Tuesday, October 26, 2010

gdb-heap

The newer gdb (gdb 7 and above) is supporting memory debugging.
Quoting from http://fedoraproject.org/wiki/Features/MemoryDebuggingTools

"The new "gdb-heap" package adds a new "heap" command to /usr/bin/gdb.

The command allows you to get a breakdown of how that process is using
dynamic memory.

It allows for unplanned memory usage debugging: if a process
unexpectedly starts using large amounts of memory you can attach to it
with gdb, and use the heap command to figure out where the memory is
going. You should also be able to use it on core dumps.

We believe this approach is entirely new, and is unique to Fedora 14. "


Sounds promising!

Saturday, October 2, 2010

Writing cache efficient programs

Just recently I discovered how much effect cache misses can have on the running time of your program! Its truly amazing how much savings you can make, yet I had ignored it for more than 4 years now.

Consider the matrix multiplication program again


for (i = 0; i < MAX_NUM; i++) {
     for (j = 0; j < MAX_NUM; j++) {
          for (k = 0; k < MAX_NUM; k++)
               Y[i][j] += A[i][k] * B[k][j];
      }
}


Note that when you have a cache miss (depending on your cache properties), you'll fetch in 32 bytes of consecutive data from main memory. Now see the B[][] array in the program. We are accessing it column-wise. Now, once we access B[0][0], we fetch in B[0][0] tp B[0][7]. But, we only end-up using B[0][0]. Only 12.5% cache usage. REALLY bad!

When MAX_NUM = 1000, this code takes ~6.778ms to run.

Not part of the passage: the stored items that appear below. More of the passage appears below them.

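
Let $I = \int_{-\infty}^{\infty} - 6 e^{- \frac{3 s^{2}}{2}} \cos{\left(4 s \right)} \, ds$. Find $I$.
$- \frac{2 \sqrt{6} \sqrt{\pi}}{e^{\frac{8}{3}}}$

Define $I(b) = \int_{-\infty}^{\infty} - 6 e^{- \frac{3 s^{2}}{2}} \cos{\left(b s \right)} \, ds$.

Differentiating under the integral sign,
$$I'(b) = \int_{-\infty}^{\infty} 6 s e^{- \frac{3 s^{2}}{2}} \sin{\left(b s \right)} \, ds.$$

Integrate $\int_{-\infty}^{\infty} s \sin(b s)\, e^{- \frac{3 s^{2}}{2}}\, ds$ by parts with $u = \sin(b s)$ and $dv = s\, e^{- \frac{3 s^{2}}{2}}\, ds$, giving $v = - \frac{e^{- \frac{3 s^{2}}{2}}}{3}$. The boundary term vanishes and
$$\int_{-\infty}^{\infty} s \sin(b s)\, e^{- \frac{3 s^{2}}{2}}\, ds = \frac{b}{3} \int_{-\infty}^{\infty} \cos(b s)\, e^{- \frac{3 s^{2}}{2}}\, ds,$$
so $I'(b) = - \frac{b}{3}\, I(b)$.

This is a separable first-order ODE; solving with the initial condition $I(0) = \int_{-\infty}^{\infty} - 6 e^{- \frac{3 s^{2}}{2}}\,ds = - 2 \sqrt{6} \sqrt{\pi}$ gives
$$I(b) = - 2 \sqrt{6} \sqrt{\pi} e^{- \frac{b^{2}}{6}}.$$

Setting $b = 4$:
$$I = - \frac{2 \sqrt{6} \sqrt{\pi}}{e^{\frac{8}{3}}}.$$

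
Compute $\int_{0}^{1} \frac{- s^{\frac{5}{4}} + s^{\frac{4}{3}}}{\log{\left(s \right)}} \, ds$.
$\log{\left(\frac{28}{27} \right)}$

Replace the exponent $\frac{4}{3}$ by a parameter $a$: let $I(a) = \int_{0}^{1} \frac{- s^{\frac{5}{4}} + s^{a}}{\log{\left(s \right)}} \, ds$.

Since $\dfrac{\partial}{\partial a}\,s^{a} = s^{a} \ln s$, the $\ln s$ in the denominator cancels and
$$\frac{dI}{da} = \int_{0}^{1} s^{a} \, ds = \left[\frac{s^{a+1}}{a+1}\right]_0^1 = \frac{1}{a + 1}.$$

Integrating with respect to $a$ gives $I(a) = \log{\left(\frac{4 a}{9} + \frac{4}{9} \right)} + C$.

At $a = \frac{5}{4}$ the integrand is identically $0$, so $I(\frac{5}{4}) = 0$. The closed form gives $0$, hence $C = 0$.

Setting $a = \frac{4}{3}$:
$$I = \log{\left(\frac{28}{27} \right)}.$$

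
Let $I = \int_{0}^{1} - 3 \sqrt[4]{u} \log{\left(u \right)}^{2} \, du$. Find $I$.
$- \frac{384}{125}$

Begin with the known integral
$$J(a) = \int_{0}^{1} - 3 u^{a} \, du = - \frac{3}{a + 1}.$$

Differentiating under the integral sign brings down a factor of $\ln u$:
$$\frac{dJ}{da} = \int_{0}^{1} - 3 u^{a} \log{\left(u \right)} \, du = \frac{3}{\left(a + 1\right)^{2}}.$$

Repeating twice in total — each differentiation brings down another $\ln u$ — gives
$$\frac{d^{2}J}{da^{2}} = \int_{0}^{1} - 3 u^{a} \log{\left(u \right)}^{2} \, du = - \frac{6}{\left(a + 1\right)^{3}},$$
and the integrand here is exactly the target integrand, so $I = - \frac{6}{\left(a + 1\right)^{3}}$.

Setting $a = \frac{1}{4}$:
$$I = - \frac{384}{125}.$$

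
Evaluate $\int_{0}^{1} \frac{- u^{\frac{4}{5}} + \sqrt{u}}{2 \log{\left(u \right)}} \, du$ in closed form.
$\log{\left(\frac{\sqrt{30}}{6} \right)}$

Introduce a parameter $a$ in the exponent: let $I(a) = \int_{0}^{1} \frac{\sqrt{u} - u^{a}}{2 \log{\left(u \right)}} \, du$.

Since $\dfrac{\partial}{\partial a}\,u^{a} = u^{a} \ln u$, the $\ln u$ in the denominator cancels and
$$\frac{dI}{da} = \int_{0}^{1} - \frac{1}{2} u^{a} \, du = - \frac{1}{2} \left[\frac{u^{a+1}}{a+1}\right]_0^1 = - \frac{1}{2 a + 2}.$$

Integrating with respect to $a$ gives $I(a) = - \frac{\log{\left(a + 1 \right)}}{2} - \frac{\log{\left(2 \right)}}{2} + \frac{\log{\left(3 \right)}}{2} + C$.

At $a = \frac{1}{2}$ the integrand is identically $0$, so $I(\frac{1}{2}) = 0$. The closed form gives $0$, hence $C = 0$.

Setting $a = \frac{4}{5}$:
$$I = \log{\left(\frac{\sqrt{30}}{6} \right)}.$$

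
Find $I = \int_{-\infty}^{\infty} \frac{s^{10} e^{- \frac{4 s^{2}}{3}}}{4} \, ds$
$\frac{229635 \sqrt{3} \sqrt{\pi}}{262144}$

Begin with the known integral
$$J(a) = \int_{-\infty}^{\infty} \frac{e^{- a s^{2}}}{4} \, ds = \frac{\sqrt{\pi}}{4 \sqrt{a}}.$$

Differentiating under the integral sign brings down a factor of $(-s^2)$:
$$\frac{dJ}{da} = \int_{-\infty}^{\infty} - \frac{s^{2} e^{- a s^{2}}}{4} \, ds = - \frac{\sqrt{\pi}}{8 a^{\frac{3}{2}}}.$$

Repeating $5$ times in total — each differentiation brings down another $(-s^2)$ — gives
$$\frac{d^{5}J}{da^{5}} = \int_{-\infty}^{\infty} - \frac{s^{10} e^{- a s^{2}}}{4} \, ds = - \frac{945 \sqrt{\pi}}{128 a^{\frac{11}{2}}},$$
and the integrand here is $(-1)^{5}$ times the target integrand, so $I = (-1)^{5}\,\frac{d^{5}J}{da^{5}} = \frac{945 \sqrt{\pi}}{128 a^{\frac{11}{2}}}$.

Setting $a = \frac{4}{3}$:
$$I = \frac{229635 \sqrt{3} \sqrt{\pi}}{262144}.$$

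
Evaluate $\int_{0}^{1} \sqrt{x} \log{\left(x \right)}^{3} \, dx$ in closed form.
$- \frac{32}{27}$

Begin with the known integral
$$J(a) = \int_{0}^{1} x^{a} \, dx = \frac{1}{a + 1}.$$

Differentiating under the integral sign brings down a factor of $\ln x$:
$$\frac{dJ}{da} = \int_{0}^{1} x^{a} \log{\left(x \right)} \, dx = - \frac{1}{\left(a + 1\right)^{2}}.$$

Repeating $3$ times in total — each differentiation brings down another $\ln x$ — gives
$$\frac{d^{3}J}{da^{3}} = \int_{0}^{1} x^{a} \log{\left(x \right)}^{3} \, dx = - \frac{6}{\left(a + 1\right)^{4}},$$
and the integrand here is exactly the target integrand, so $I = - \frac{6}{\left(a + 1\right)^{4}}$.

Setting $a = \frac{1}{2}$:
$$I = - \frac{32}{27}.$$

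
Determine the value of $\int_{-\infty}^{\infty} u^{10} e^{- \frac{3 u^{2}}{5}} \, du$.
$\frac{109375 \sqrt{15} \sqrt{\pi}}{864}$

Begin with the known integral
$$J(a) = \int_{-\infty}^{\infty} e^{- a u^{2}} \, du = \frac{\sqrt{\pi}}{\sqrt{a}}.$$

Differentiating under the integral sign brings down a factor of $(-u^2)$:
$$\frac{dJ}{da} = \int_{-\infty}^{\infty} - u^{2} e^{- a u^{2}} \, du = - \frac{\sqrt{\pi}}{2 a^{\frac{3}{2}}}.$$

Repeating $5$ times in total — each differentiation brings down another $(-u^2)$ — gives
$$\frac{d^{5}J}{da^{5}} = \int_{-\infty}^{\infty} - u^{10} e^{- a u^{2}} \, du = - \frac{945 \sqrt{\pi}}{32 a^{\frac{11}{2}}},$$
and the integrand here is $(-1)^{5}$ times the target integrand, so $I = (-1)^{5}\,\frac{d^{5}J}{da^{5}} = \frac{945 \sqrt{\pi}}{32 a^{\frac{11}{2}}}$.

Setting $a = \frac{3}{5}$:
$$I = \frac{109375 \sqrt{15} \sqrt{\pi}}{864}.$$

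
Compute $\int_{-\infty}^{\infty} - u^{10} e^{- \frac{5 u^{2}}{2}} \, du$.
$- \frac{189 \sqrt{10} \sqrt{\pi}}{3125}$

Consider the simpler parametrised integral
$$J(a) = \int_{-\infty}^{\infty} - e^{- a u^{2}} \, du = - \frac{\sqrt{\pi}}{\sqrt{a}}.$$

Differentiating under the integral sign brings down a factor of $(-u^2)$:
$$\frac{dJ}{da} = \int_{-\infty}^{\infty} u^{2} e^{- a u^{2}} \, du = \frac{\sqrt{\pi}}{2 a^{\frac{3}{2}}}.$$

Repeating $5$ times in total — each differentiation brings down another $(-u^2)$ — gives
$$\frac{d^{5}J}{da^{5}} = \int_{-\infty}^{\infty} u^{10} e^{- a u^{2}} \, du = \frac{945 \sqrt{\pi}}{32 a^{\frac{11}{2}}},$$
and the integrand here is $(-1)^{5}$ times the target integrand, so $I = (-1)^{5}\,\frac{d^{5}J}{da^{5}} = - \frac{945 \sqrt{\pi}}{32 a^{\frac{11}{2}}}$.

Setting $a = \frac{5}{2}$:
$$I = - \frac{189 \sqrt{10} \sqrt{\pi}}{3125}.$$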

Now, how can we optimise this for good cache usage. One method is to transpose B[][] matrix and use the transpose in the multiplication. (Transpose = Interchange rows and columns). This way, we'll access B[][] by its rows and improve cache usage.

New code will look something like this (For the moment, ignore the time taken to transpose the matrix. We'll come to it later):


for (i = 0; i < MAX_NUM; i++) {
     for (j = 0; j < MAX_NUM; j++) {
          for (k = 0; k < MAX_NUM; k++)
                Y[i][j] += A[i][k] * B[j][k];
      }
}


Notice how we access B[][] row-wise now. Our cache-efficient version takes 5.629ms for a 1000 dimension array.
So how much did we save? We saved 16.9% of execution time!! Isn't that cool?
17% savings is too much to ignore!!

Coming back to transpose of the matrix. There are multiple solutions to this problem:
1) Store it as the transpose right from the start. Thus, you don't have to do that operation before a multiplication. Neat solution.
2) There are cache-efficient ways to transpose a matrix which take less than 0.15ms for a 1000-element array. You still end-up with ~12% savings! I'll try to write a post on that someday too.

Ofcourse this is a very crude solution to use cache efficiently and can be optimised further to get even lower execution times. There is one called "Blocking factor" which I am still learning. I never thought so much about cache hits/misses when writing a program. For 17% savings, I certainly should!

Combined with my earlier post on parallelizing a program, you could effectively have double the cache size (assuming dual core) and hence more the savings!